The mother of three revealed that the potentially life-ending condition runs in her family. In fact, she has dealt with three strokes in the past decade. And Hicks still requires a wheelchair because of the aftereffects, which would have made it nearly impossible to reach her son in time. But it was the nurse’s response that enraged her. According to Hicks, the school nurse said the following: “[D’Andre] looks okay to me. Are you going to come pick him up?”
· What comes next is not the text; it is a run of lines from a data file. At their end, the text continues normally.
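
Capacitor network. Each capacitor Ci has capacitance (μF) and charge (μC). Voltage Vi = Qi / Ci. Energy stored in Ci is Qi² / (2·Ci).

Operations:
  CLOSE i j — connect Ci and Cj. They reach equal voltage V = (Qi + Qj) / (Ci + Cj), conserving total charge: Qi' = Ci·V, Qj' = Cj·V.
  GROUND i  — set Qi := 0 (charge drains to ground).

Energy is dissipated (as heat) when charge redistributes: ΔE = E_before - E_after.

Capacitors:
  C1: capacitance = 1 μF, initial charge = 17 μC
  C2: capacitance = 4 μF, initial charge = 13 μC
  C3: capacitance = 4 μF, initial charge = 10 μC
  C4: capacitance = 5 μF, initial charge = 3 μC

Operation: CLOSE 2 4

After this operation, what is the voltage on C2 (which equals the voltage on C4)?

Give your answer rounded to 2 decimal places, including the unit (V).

Initial: C1(1μF, Q=17μC, V=17.00V), C2(4μF, Q=13μC, V=3.25V), C3(4μF, Q=10μC, V=2.50V), C4(5μF, Q=3μC, V=0.60V)
Op 1: CLOSE 2-4: Q_total=16.00, C_total=9.00, V=1.78; Q2=7.11, Q4=8.89; dissipated=7.803

Answer: 1.78 V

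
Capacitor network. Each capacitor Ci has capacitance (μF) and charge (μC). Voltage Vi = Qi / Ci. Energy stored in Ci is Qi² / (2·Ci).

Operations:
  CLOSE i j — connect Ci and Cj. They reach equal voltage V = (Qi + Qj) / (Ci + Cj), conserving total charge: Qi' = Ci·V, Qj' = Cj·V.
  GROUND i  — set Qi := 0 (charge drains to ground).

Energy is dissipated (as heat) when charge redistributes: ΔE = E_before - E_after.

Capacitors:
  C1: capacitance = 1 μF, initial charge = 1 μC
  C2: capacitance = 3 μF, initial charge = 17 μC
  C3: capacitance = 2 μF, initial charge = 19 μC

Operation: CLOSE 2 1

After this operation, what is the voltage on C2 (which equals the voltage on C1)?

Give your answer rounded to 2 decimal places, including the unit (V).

Answer: 4.50 V

Derivation:
Initial: C1(1μF, Q=1μC, V=1.00V), C2(3μF, Q=17μC, V=5.67V), C3(2μF, Q=19μC, V=9.50V)
Op 1: CLOSE 2-1: Q_total=18.00, C_total=4.00, V=4.50; Q2=13.50, Q1=4.50; dissipated=8.167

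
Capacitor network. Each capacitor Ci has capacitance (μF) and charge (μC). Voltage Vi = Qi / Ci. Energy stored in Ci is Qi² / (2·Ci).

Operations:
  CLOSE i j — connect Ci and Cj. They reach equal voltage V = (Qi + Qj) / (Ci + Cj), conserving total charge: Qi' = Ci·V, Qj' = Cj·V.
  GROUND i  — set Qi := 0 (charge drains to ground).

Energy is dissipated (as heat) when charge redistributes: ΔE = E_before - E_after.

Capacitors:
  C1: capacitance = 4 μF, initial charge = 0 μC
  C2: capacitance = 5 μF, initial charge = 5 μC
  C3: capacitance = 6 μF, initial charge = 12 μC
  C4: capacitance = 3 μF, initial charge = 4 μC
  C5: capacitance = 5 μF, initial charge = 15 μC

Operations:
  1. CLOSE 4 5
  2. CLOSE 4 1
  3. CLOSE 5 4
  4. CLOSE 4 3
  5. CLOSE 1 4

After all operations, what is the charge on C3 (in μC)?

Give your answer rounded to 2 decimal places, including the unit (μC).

Initial: C1(4μF, Q=0μC, V=0.00V), C2(5μF, Q=5μC, V=1.00V), C3(6μF, Q=12μC, V=2.00V), C4(3μF, Q=4μC, V=1.33V), C5(5μF, Q=15μC, V=3.00V)
Op 1: CLOSE 4-5: Q_total=19.00, C_total=8.00, V=2.38; Q4=7.12, Q5=11.88; dissipated=2.604
Op 2: CLOSE 4-1: Q_total=7.12, C_total=7.00, V=1.02; Q4=3.05, Q1=4.07; dissipated=4.835
Op 3: CLOSE 5-4: Q_total=14.93, C_total=8.00, V=1.87; Q5=9.33, Q4=5.60; dissipated=1.727
Op 4: CLOSE 4-3: Q_total=17.60, C_total=9.00, V=1.96; Q4=5.87, Q3=11.73; dissipated=0.018
Op 5: CLOSE 1-4: Q_total=9.94, C_total=7.00, V=1.42; Q1=5.68, Q4=4.26; dissipated=0.753
Final charges: Q1=5.68, Q2=5.00, Q3=11.73, Q4=4.26, Q5=9.33

Answer: 11.73 μC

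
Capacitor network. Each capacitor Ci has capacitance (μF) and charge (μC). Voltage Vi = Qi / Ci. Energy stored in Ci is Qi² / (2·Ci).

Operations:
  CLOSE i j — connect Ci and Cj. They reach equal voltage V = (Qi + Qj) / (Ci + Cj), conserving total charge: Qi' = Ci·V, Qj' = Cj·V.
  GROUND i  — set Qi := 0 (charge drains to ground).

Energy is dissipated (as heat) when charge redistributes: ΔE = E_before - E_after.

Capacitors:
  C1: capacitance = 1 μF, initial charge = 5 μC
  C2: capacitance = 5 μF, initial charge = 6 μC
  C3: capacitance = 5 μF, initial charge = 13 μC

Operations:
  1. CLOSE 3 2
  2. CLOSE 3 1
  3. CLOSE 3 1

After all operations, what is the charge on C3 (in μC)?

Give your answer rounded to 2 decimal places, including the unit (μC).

Initial: C1(1μF, Q=5μC, V=5.00V), C2(5μF, Q=6μC, V=1.20V), C3(5μF, Q=13μC, V=2.60V)
Op 1: CLOSE 3-2: Q_total=19.00, C_total=10.00, V=1.90; Q3=9.50, Q2=9.50; dissipated=2.450
Op 2: CLOSE 3-1: Q_total=14.50, C_total=6.00, V=2.42; Q3=12.08, Q1=2.42; dissipated=4.004
Op 3: CLOSE 3-1: Q_total=14.50, C_total=6.00, V=2.42; Q3=12.08, Q1=2.42; dissipated=0.000
Final charges: Q1=2.42, Q2=9.50, Q3=12.08

Answer: 12.08 μC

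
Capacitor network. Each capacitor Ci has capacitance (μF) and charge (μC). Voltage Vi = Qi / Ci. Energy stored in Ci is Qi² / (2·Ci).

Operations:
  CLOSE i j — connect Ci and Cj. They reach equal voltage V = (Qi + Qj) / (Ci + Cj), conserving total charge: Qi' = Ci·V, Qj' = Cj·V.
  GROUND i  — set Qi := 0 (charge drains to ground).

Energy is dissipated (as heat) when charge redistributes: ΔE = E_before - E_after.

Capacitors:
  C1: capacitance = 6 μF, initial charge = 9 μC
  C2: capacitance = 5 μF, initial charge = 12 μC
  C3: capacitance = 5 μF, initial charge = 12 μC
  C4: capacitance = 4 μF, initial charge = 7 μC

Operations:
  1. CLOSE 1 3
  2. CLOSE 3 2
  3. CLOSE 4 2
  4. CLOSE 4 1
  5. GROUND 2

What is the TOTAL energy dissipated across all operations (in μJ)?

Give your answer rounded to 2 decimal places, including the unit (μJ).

Initial: C1(6μF, Q=9μC, V=1.50V), C2(5μF, Q=12μC, V=2.40V), C3(5μF, Q=12μC, V=2.40V), C4(4μF, Q=7μC, V=1.75V)
Op 1: CLOSE 1-3: Q_total=21.00, C_total=11.00, V=1.91; Q1=11.45, Q3=9.55; dissipated=1.105
Op 2: CLOSE 3-2: Q_total=21.55, C_total=10.00, V=2.15; Q3=10.77, Q2=10.77; dissipated=0.301
Op 3: CLOSE 4-2: Q_total=17.77, C_total=9.00, V=1.97; Q4=7.90, Q2=9.87; dissipated=0.182
Op 4: CLOSE 4-1: Q_total=19.35, C_total=10.00, V=1.94; Q4=7.74, Q1=11.61; dissipated=0.005
Op 5: GROUND 2: Q2=0; energy lost=9.749
Total dissipated: 11.342 μJ

Answer: 11.34 μJ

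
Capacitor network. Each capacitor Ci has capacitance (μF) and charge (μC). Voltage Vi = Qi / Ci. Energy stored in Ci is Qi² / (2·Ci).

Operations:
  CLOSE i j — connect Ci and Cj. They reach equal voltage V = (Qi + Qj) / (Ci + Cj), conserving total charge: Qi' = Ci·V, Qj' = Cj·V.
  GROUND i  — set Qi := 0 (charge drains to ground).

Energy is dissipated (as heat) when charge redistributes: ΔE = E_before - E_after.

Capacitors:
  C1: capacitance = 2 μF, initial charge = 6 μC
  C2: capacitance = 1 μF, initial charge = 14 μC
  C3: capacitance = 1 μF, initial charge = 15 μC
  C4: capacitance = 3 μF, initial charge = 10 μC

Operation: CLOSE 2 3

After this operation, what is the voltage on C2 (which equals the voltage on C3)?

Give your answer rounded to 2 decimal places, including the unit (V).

Initial: C1(2μF, Q=6μC, V=3.00V), C2(1μF, Q=14μC, V=14.00V), C3(1μF, Q=15μC, V=15.00V), C4(3μF, Q=10μC, V=3.33V)
Op 1: CLOSE 2-3: Q_total=29.00, C_total=2.00, V=14.50; Q2=14.50, Q3=14.50; dissipated=0.250

Answer: 14.50 V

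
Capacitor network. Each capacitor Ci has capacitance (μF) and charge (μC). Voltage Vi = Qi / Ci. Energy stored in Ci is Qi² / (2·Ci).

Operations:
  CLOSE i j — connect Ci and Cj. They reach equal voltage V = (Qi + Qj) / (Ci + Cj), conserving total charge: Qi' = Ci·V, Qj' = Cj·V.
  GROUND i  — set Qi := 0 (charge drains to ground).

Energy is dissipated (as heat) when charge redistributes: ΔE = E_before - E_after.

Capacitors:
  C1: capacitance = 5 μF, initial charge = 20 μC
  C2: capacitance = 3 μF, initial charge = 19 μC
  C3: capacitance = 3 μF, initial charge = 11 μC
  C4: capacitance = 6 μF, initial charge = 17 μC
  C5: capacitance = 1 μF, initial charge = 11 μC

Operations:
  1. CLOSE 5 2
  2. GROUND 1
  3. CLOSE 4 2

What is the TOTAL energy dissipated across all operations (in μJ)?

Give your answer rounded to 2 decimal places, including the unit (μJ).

Initial: C1(5μF, Q=20μC, V=4.00V), C2(3μF, Q=19μC, V=6.33V), C3(3μF, Q=11μC, V=3.67V), C4(6μF, Q=17μC, V=2.83V), C5(1μF, Q=11μC, V=11.00V)
Op 1: CLOSE 5-2: Q_total=30.00, C_total=4.00, V=7.50; Q5=7.50, Q2=22.50; dissipated=8.167
Op 2: GROUND 1: Q1=0; energy lost=40.000
Op 3: CLOSE 4-2: Q_total=39.50, C_total=9.00, V=4.39; Q4=26.33, Q2=13.17; dissipated=21.778
Total dissipated: 69.944 μJ

Answer: 69.94 μJ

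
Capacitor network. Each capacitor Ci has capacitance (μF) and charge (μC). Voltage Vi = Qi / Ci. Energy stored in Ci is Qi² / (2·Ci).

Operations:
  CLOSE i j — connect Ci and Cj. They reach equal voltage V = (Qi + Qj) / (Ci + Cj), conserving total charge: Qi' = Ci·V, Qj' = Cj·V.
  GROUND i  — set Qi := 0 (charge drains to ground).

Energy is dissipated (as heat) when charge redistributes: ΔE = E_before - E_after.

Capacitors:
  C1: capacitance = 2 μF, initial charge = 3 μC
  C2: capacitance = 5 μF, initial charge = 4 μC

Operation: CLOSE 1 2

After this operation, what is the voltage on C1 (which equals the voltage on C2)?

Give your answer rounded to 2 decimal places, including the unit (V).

Initial: C1(2μF, Q=3μC, V=1.50V), C2(5μF, Q=4μC, V=0.80V)
Op 1: CLOSE 1-2: Q_total=7.00, C_total=7.00, V=1.00; Q1=2.00, Q2=5.00; dissipated=0.350

Answer: 1.00 V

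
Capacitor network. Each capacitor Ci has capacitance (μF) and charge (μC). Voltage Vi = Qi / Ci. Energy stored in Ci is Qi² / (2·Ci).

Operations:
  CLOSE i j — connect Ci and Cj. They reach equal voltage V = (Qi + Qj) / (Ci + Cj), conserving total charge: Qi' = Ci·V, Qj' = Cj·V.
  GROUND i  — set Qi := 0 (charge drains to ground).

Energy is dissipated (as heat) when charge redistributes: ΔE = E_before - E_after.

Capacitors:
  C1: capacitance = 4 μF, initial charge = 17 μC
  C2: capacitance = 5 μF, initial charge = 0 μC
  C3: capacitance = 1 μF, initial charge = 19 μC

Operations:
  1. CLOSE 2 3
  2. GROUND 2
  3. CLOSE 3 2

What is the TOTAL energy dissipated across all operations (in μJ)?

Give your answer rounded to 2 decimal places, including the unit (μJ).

Answer: 179.66 μJ

Derivation:
Initial: C1(4μF, Q=17μC, V=4.25V), C2(5μF, Q=0μC, V=0.00V), C3(1μF, Q=19μC, V=19.00V)
Op 1: CLOSE 2-3: Q_total=19.00, C_total=6.00, V=3.17; Q2=15.83, Q3=3.17; dissipated=150.417
Op 2: GROUND 2: Q2=0; energy lost=25.069
Op 3: CLOSE 3-2: Q_total=3.17, C_total=6.00, V=0.53; Q3=0.53, Q2=2.64; dissipated=4.178
Total dissipated: 179.664 μJ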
Hicks said she was irate and argued with the nurse, stressing her family’s medical history. But the nurse supposedly refused to call 911. So Hicks says she switched tactics and reached out to the school’s front desk instead. And it was someone other than the school nurse who thought to contact the Massachusetts Department of Children and Families (DCF).

When the DCF called Hicks back, she shouted, “He’s gonna die! They’re gonna let him die!” It reportedly took 45 minutes from the moment D’Andre alerted the school nurse to the second that 911 was dialed, and doctors at Tufts Medical Center affirmed that the teen had already “suffered an ischemic stroke.” They removed a blood clot from D’Andre’s brain, which is what probably saved his life.

D’Andre is reportedly too traumatized to return to class, and Boston School Superintendent Brenda Cassellius has supposedly reached out to Hicks. Cassellius has apologized and is looking into her son’s incident. “I hate to say it was a racial thing, but it really seems as though if my son was a different race they would have treated him right away,” Hicks said. “My son said he felt like they didn’t take him seriously.”

The Boston Public Schools did not respond to Newsweek directly about this incident. However, it has since released a public statement saying its primary focus is “first with the health and well-being of this student.”

“We are glad to hear he is recovering well,” it continued. “This serious incident is being reviewed by appropriate BPS staff, and therefore it would be inappropriate to comment further on this specific matter.”